Fantasy Fishing: Northern experience will be key at St. Lawrence River

Tank, pig, toad, hawg, slaunch, stud and whale are all terms about to be a standard part of the vocabulary of Bassmaster Elite Series anglers as we move into the seventh regular season event on the absolutely legendary smallmouth bass paradise, the St. Lawrence River.

Nearly every time we visit the region, the winning weight seems to rise. Last year in 2018, it took a whopping 95-pounds to take home the blue trophy. That equates to a nearly 24-pound average for four days. In 2017, there were 48 bags over 20-pounds on the first day. In 2018, they backed that up by posting 52 bags over 20-pounds with nearly 49 percent of the field landing above that mark. Expect similar results with this smaller field. It will likely take a 4.75-pound average to see your way to Sunday and close to a 4-pound average just to get paid.

While the footage of guys hugging footballs might be familiar, how and where these anglers catch them will likely be different. In years past, it has really been a deep-water fishery. With the high water in the late spring, it has these fish behind their normal schedule. Some areas might see postspawn fish offshore, but I fully expect the majority of the fish to come in less than 8 feet of water. Crystal clear water and giant, spawning smallmouth means I’m banking on eagle eyes that aren’t afraid of light line and spinning rods.


Seth Feider (The ‘Stache) is heading back up North. He has had an awesome season so far and is currently eighth place in AOY. That kind of momentum plus the northern swing will be dangerous, and it won’t surprise anyone if he is holding the AOY trophy by the end of the season. Feider is a finesse freak and loves smallmouth more than his own momma. He has three previous finishes here and they include 10th, 12th and 34th place. That’s nearly an unrivaled average finish for this fishery.

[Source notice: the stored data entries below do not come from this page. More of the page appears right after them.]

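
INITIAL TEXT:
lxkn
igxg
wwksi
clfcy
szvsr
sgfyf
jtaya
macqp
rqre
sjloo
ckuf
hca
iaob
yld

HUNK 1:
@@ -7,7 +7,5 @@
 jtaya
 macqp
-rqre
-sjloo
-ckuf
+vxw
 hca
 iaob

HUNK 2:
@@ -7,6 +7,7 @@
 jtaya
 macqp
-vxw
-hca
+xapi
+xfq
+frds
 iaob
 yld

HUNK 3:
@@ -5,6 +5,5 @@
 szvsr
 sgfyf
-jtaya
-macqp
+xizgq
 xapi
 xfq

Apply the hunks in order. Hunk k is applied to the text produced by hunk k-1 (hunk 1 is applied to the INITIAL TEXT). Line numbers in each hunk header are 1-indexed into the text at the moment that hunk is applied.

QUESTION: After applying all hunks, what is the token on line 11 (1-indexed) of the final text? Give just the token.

Answer: iaob

Derivation:
Hunk 1: at line 7 remove [rqre,sjloo,ckuf] add [vxw] -> 12 lines: lxkn igxg wwksi clfcy szvsr sgfyf jtaya macqp vxw hca iaob yld
Hunk 2: at line 7 remove [vxw,hca] add [xapi,xfq,frds] -> 13 lines: lxkn igxg wwksi clfcy szvsr sgfyf jtaya macqp xapi xfq frds iaob yld
Hunk 3: at line 5 remove [jtaya,macqp] add [xizgq] -> 12 lines: lxkn igxg wwksi clfcy szvsr sgfyf xizgq xapi xfq frds iaob yld
Final line 11: iaob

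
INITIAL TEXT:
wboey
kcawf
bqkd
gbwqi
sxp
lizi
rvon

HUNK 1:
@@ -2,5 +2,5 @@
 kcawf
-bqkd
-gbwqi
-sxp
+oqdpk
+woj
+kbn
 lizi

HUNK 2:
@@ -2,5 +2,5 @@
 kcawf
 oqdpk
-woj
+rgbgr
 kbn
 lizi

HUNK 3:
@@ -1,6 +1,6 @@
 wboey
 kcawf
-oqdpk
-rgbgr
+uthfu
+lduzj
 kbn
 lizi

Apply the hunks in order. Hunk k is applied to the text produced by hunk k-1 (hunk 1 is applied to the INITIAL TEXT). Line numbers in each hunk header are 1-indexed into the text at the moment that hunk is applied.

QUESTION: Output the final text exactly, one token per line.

Hunk 1: at line 2 remove [bqkd,gbwqi,sxp] add [oqdpk,woj,kbn] -> 7 lines: wboey kcawf oqdpk woj kbn lizi rvon
Hunk 2: at line 2 remove [woj] add [rgbgr] -> 7 lines: wboey kcawf oqdpk rgbgr kbn lizi rvon
Hunk 3: at line 1 remove [oqdpk,rgbgr] add [uthfu,lduzj] -> 7 lines: wboey kcawf uthfu lduzj kbn lizi rvon

Answer: wboey
kcawf
uthfu
lduzj
kbn
lizi
rvon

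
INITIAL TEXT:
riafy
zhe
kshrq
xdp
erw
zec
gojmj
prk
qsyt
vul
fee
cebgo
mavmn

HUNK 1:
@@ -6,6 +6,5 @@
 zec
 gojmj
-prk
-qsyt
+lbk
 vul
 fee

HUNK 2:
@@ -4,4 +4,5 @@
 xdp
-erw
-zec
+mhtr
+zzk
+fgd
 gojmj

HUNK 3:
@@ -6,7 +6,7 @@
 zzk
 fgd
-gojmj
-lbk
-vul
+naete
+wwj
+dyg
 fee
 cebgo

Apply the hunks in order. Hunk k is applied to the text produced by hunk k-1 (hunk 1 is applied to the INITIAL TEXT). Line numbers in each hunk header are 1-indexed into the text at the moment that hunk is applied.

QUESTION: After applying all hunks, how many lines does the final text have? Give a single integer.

Hunk 1: at line 6 remove [prk,qsyt] add [lbk] -> 12 lines: riafy zhe kshrq xdp erw zec gojmj lbk vul fee cebgo mavmn
Hunk 2: at line 4 remove [erw,zec] add [mhtr,zzk,fgd] -> 13 lines: riafy zhe kshrq xdp mhtr zzk fgd gojmj lbk vul fee cebgo mavmn
Hunk 3: at line 6 remove [gojmj,lbk,vul] add [naete,wwj,dyg] -> 13 lines: riafy zhe kshrq xdp mhtr zzk fgd naete wwj dyg fee cebgo mavmn
Final line count: 13

Answer: 13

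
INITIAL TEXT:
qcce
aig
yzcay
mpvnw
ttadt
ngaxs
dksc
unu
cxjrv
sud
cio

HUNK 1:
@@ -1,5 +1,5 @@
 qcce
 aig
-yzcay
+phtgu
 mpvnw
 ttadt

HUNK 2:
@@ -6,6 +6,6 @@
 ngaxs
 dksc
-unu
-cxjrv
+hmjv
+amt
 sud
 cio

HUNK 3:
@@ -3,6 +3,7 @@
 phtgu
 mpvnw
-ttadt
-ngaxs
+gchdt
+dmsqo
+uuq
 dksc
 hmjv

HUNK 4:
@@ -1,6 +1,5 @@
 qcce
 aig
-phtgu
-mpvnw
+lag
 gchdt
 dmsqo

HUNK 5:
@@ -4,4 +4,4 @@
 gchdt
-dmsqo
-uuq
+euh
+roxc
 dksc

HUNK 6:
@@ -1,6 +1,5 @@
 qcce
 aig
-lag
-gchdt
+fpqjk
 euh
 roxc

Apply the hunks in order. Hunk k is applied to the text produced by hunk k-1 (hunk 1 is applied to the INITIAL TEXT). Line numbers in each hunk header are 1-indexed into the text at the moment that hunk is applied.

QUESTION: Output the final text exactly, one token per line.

Answer: qcce
aig
fpqjk
euh
roxc
dksc
hmjv
amt
sud
cio

Derivation:
Hunk 1: at line 1 remove [yzcay] add [phtgu] -> 11 lines: qcce aig phtgu mpvnw ttadt ngaxs dksc unu cxjrv sud cio
Hunk 2: at line 6 remove [unu,cxjrv] add [hmjv,amt] -> 11 lines: qcce aig phtgu mpvnw ttadt ngaxs dksc hmjv amt sud cio
Hunk 3: at line 3 remove [ttadt,ngaxs] add [gchdt,dmsqo,uuq] -> 12 lines: qcce aig phtgu mpvnw gchdt dmsqo uuq dksc hmjv amt sud cio
Hunk 4: at line 1 remove [phtgu,mpvnw] add [lag] -> 11 lines: qcce aig lag gchdt dmsqo uuq dksc hmjv amt sud cio
Hunk 5: at line 4 remove [dmsqo,uuq] add [euh,roxc] -> 11 lines: qcce aig lag gchdt euh roxc dksc hmjv amt sud cio
Hunk 6: at line 1 remove [lag,gchdt] add [fpqjk] -> 10 lines: qcce aig fpqjk euh roxc dksc hmjv amt sud cio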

Brandon Lester landed in third in 2018 and if it weren’t for one lost 6-pounder at the boat, he may have won. If you want another solid option, consider Lee Livesay. he has been sneakily throwing out some videos on his social media that he took during pre-practice looking at absolute giants up shallow. He is a stellar sight fisherman and is lethal with a swimbait. Both of those techniques will play huge. The Johnston brothers can’t be undervalued either. With their smallmouth prowess, I expect to see one or both of them near the top come Sunday. Chris Zaldain will also be one to watch. I seem to recall him catching a few on swimbaits this year already. He also has some sneaky little tricks up his sleeves if his results in 2015 are any indication. His main trick that year rhymes with barabou hair jig.

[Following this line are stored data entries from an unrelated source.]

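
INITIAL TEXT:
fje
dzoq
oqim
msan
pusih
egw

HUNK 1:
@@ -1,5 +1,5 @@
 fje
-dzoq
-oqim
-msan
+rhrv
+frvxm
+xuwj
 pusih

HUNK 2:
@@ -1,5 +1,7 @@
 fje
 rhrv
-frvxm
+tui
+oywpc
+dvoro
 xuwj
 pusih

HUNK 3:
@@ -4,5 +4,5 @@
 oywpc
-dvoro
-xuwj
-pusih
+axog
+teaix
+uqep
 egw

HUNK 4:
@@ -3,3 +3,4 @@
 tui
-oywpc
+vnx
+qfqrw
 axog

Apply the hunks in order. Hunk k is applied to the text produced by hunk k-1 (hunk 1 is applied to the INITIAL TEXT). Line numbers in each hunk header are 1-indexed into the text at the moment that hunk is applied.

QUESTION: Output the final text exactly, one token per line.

Hunk 1: at line 1 remove [dzoq,oqim,msan] add [rhrv,frvxm,xuwj] -> 6 lines: fje rhrv frvxm xuwj pusih egw
Hunk 2: at line 1 remove [frvxm] add [tui,oywpc,dvoro] -> 8 lines: fje rhrv tui oywpc dvoro xuwj pusih egw
Hunk 3: at line 4 remove [dvoro,xuwj,pusih] add [axog,teaix,uqep] -> 8 lines: fje rhrv tui oywpc axog teaix uqep egw
Hunk 4: at line 3 remove [oywpc] add [vnx,qfqrw] -> 9 lines: fje rhrv tui vnx qfqrw axog teaix uqep egw

Answer: fje
rhrv
tui
vnx
qfqrw
axog
teaix
uqep
egw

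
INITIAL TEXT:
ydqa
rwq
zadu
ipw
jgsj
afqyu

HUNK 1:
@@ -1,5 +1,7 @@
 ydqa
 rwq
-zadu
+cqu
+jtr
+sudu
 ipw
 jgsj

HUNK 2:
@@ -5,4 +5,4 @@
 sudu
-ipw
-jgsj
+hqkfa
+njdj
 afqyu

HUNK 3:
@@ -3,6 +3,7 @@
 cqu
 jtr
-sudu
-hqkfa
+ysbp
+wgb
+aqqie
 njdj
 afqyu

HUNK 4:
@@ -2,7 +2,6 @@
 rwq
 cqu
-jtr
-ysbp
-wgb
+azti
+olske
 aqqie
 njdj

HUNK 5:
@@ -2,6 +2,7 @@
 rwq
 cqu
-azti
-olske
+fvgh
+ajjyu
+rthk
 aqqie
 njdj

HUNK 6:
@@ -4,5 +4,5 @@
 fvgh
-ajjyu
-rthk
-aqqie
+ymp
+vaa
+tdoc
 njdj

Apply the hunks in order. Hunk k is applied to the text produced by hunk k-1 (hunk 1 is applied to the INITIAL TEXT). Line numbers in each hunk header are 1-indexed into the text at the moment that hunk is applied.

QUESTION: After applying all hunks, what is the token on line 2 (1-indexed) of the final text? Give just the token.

Answer: rwq

Derivation:
Hunk 1: at line 1 remove [zadu] add [cqu,jtr,sudu] -> 8 lines: ydqa rwq cqu jtr sudu ipw jgsj afqyu
Hunk 2: at line 5 remove [ipw,jgsj] add [hqkfa,njdj] -> 8 lines: ydqa rwq cqu jtr sudu hqkfa njdj afqyu
Hunk 3: at line 3 remove [sudu,hqkfa] add [ysbp,wgb,aqqie] -> 9 lines: ydqa rwq cqu jtr ysbp wgb aqqie njdj afqyu
Hunk 4: at line 2 remove [jtr,ysbp,wgb] add [azti,olske] -> 8 lines: ydqa rwq cqu azti olske aqqie njdj afqyu
Hunk 5: at line 2 remove [azti,olske] add [fvgh,ajjyu,rthk] -> 9 lines: ydqa rwq cqu fvgh ajjyu rthk aqqie njdj afqyu
Hunk 6: at line 4 remove [ajjyu,rthk,aqqie] add [ymp,vaa,tdoc] -> 9 lines: ydqa rwq cqu fvgh ymp vaa tdoc njdj afqyu
Final line 2: rwq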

Keith Combs has been a force basically every time B.A.S.S. has been here. He has two single-digit finishes logged and two other solid finishes (23rd and 31st) in the four prior tournaments here. He tends to do things a little differently, and it works out. He is stellar offshore, but is a great sight fisherman too. With him in 29th in AOY points, he will be looking to move up those standing to secure his Classic spot.

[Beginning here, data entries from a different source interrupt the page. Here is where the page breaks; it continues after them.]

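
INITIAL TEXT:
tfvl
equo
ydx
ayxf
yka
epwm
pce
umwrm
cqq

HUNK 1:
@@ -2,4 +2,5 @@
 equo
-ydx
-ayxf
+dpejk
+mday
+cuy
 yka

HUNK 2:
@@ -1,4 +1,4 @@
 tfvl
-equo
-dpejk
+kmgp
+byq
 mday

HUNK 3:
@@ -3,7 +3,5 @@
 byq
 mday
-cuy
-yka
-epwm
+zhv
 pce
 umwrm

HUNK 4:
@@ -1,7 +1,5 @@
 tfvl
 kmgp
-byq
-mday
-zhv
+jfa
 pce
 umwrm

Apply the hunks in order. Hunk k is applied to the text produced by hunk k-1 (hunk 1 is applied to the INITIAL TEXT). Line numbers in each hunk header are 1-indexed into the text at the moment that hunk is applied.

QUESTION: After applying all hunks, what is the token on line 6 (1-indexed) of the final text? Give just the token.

Hunk 1: at line 2 remove [ydx,ayxf] add [dpejk,mday,cuy] -> 10 lines: tfvl equo dpejk mday cuy yka epwm pce umwrm cqq
Hunk 2: at line 1 remove [equo,dpejk] add [kmgp,byq] -> 10 lines: tfvl kmgp byq mday cuy yka epwm pce umwrm cqq
Hunk 3: at line 3 remove [cuy,yka,epwm] add [zhv] -> 8 lines: tfvl kmgp byq mday zhv pce umwrm cqq
Hunk 4: at line 1 remove [byq,mday,zhv] add [jfa] -> 6 lines: tfvl kmgp jfa pce umwrm cqq
Final line 6: cqq

Answer: cqq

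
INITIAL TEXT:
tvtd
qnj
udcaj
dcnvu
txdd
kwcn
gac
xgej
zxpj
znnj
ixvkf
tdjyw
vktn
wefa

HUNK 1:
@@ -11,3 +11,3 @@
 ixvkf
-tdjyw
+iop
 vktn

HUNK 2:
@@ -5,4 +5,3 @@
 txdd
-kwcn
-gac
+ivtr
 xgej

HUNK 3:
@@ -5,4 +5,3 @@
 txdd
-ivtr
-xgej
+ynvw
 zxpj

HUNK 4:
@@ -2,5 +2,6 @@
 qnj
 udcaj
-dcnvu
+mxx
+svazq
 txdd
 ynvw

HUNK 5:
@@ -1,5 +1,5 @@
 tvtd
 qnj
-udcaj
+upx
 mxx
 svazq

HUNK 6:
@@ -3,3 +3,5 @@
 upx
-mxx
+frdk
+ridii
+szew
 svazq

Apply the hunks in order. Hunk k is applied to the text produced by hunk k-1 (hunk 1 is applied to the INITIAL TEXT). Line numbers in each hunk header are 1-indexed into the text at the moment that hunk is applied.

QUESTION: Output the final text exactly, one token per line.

Answer: tvtd
qnj
upx
frdk
ridii
szew
svazq
txdd
ynvw
zxpj
znnj
ixvkf
iop
vktn
wefa

Derivation:
Hunk 1: at line 11 remove [tdjyw] add [iop] -> 14 lines: tvtd qnj udcaj dcnvu txdd kwcn gac xgej zxpj znnj ixvkf iop vktn wefa
Hunk 2: at line 5 remove [kwcn,gac] add [ivtr] -> 13 lines: tvtd qnj udcaj dcnvu txdd ivtr xgej zxpj znnj ixvkf iop vktn wefa
Hunk 3: at line 5 remove [ivtr,xgej] add [ynvw] -> 12 lines: tvtd qnj udcaj dcnvu txdd ynvw zxpj znnj ixvkf iop vktn wefa
Hunk 4: at line 2 remove [dcnvu] add [mxx,svazq] -> 13 lines: tvtd qnj udcaj mxx svazq txdd ynvw zxpj znnj ixvkf iop vktn wefa
Hunk 5: at line 1 remove [udcaj] add [upx] -> 13 lines: tvtd qnj upx mxx svazq txdd ynvw zxpj znnj ixvkf iop vktn wefa
Hunk 6: at line 3 remove [mxx] add [frdk,ridii,szew] -> 15 lines: tvtd qnj upx frdk ridii szew svazq txdd ynvw zxpj znnj ixvkf iop vktn wefa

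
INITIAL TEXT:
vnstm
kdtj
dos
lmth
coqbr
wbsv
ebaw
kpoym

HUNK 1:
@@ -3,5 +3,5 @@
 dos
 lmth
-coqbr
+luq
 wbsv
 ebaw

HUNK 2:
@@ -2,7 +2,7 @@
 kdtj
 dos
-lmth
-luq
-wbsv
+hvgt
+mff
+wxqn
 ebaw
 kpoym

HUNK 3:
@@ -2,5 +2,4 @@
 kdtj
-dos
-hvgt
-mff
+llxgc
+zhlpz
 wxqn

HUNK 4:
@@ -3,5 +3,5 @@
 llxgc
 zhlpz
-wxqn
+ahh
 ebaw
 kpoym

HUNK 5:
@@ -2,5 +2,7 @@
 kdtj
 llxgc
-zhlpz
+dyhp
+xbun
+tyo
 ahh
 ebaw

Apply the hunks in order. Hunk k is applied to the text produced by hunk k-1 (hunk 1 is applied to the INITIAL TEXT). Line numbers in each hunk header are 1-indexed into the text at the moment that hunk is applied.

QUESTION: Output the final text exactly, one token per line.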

You can bet that Hank Cherry will go to sleep with a smile on his face after each tournament day because he knows he gets to wake up and throw a jerkbait for giant smallies. There may not be a better jerkbait fisherman in the field and if they’re shallow and the weather cooperates, it’ll play huge.


I’m taking a bit of a risk here picking Clark Wendlandt, but I equate it to betting that the Patriots will make it to the Big Game. Light line, clear water and sight fishing will all need to be in the holster if you want to do well here, and he has shown he can hang in those conditions. He’s also going to work hard to jump up the AOY standings as he is riding that Classic bubble.


Jason Williamson is a super versatile fisherman. He loves a spinning rod and has a proven track record in clear water fisheries. If he can stay on top of the fish, he will make a good showing.


Bernie Schultz may have a Florida mailing address, but his heart is up north. His record speaks for itself. His record boasts sixth-, 12th-, and 15th-place finishes here. Last year, he burned me and finished in 104th, but I am going to chalk that up to a fluke. I plan on seeing him back to his old habits and jackin’ some momma smalljaws come Sunday.


If his ownership percentage wasn’t so high, I might be considering Jeff Gustafson a little more seriously. He definitely has earned his reputation on this type of fishery. His edge will come in his ability to read the conditions and adjust accordingly.


As usual, Bucket E has a slough of guys who have had exceptionally tough seasons. That includes guys like Rick Clunn who even won the first event of 2019. Momentum isn’t something you can really count on in this bucket so you have to go to your secondary reasoning, which for me is history. Rick Morris fished with the Elites through 2014 and did not have a great showing when we visited Waddington in 2013, finishing in 82nd. However, last year he punched out a sixth-place finish. This place has changed a lot since 2013. I’m hoping he figured something out last year that he can duplicate this time around.


Swimbaits once again should play. It might behoove you to watch the local weather as we get closer. If it looks to be cloudy or breezy, that could really hurt the sight fishing bite and really boost the moving bait bite. That could play straight into Steve Kennedy’s wheelhouse.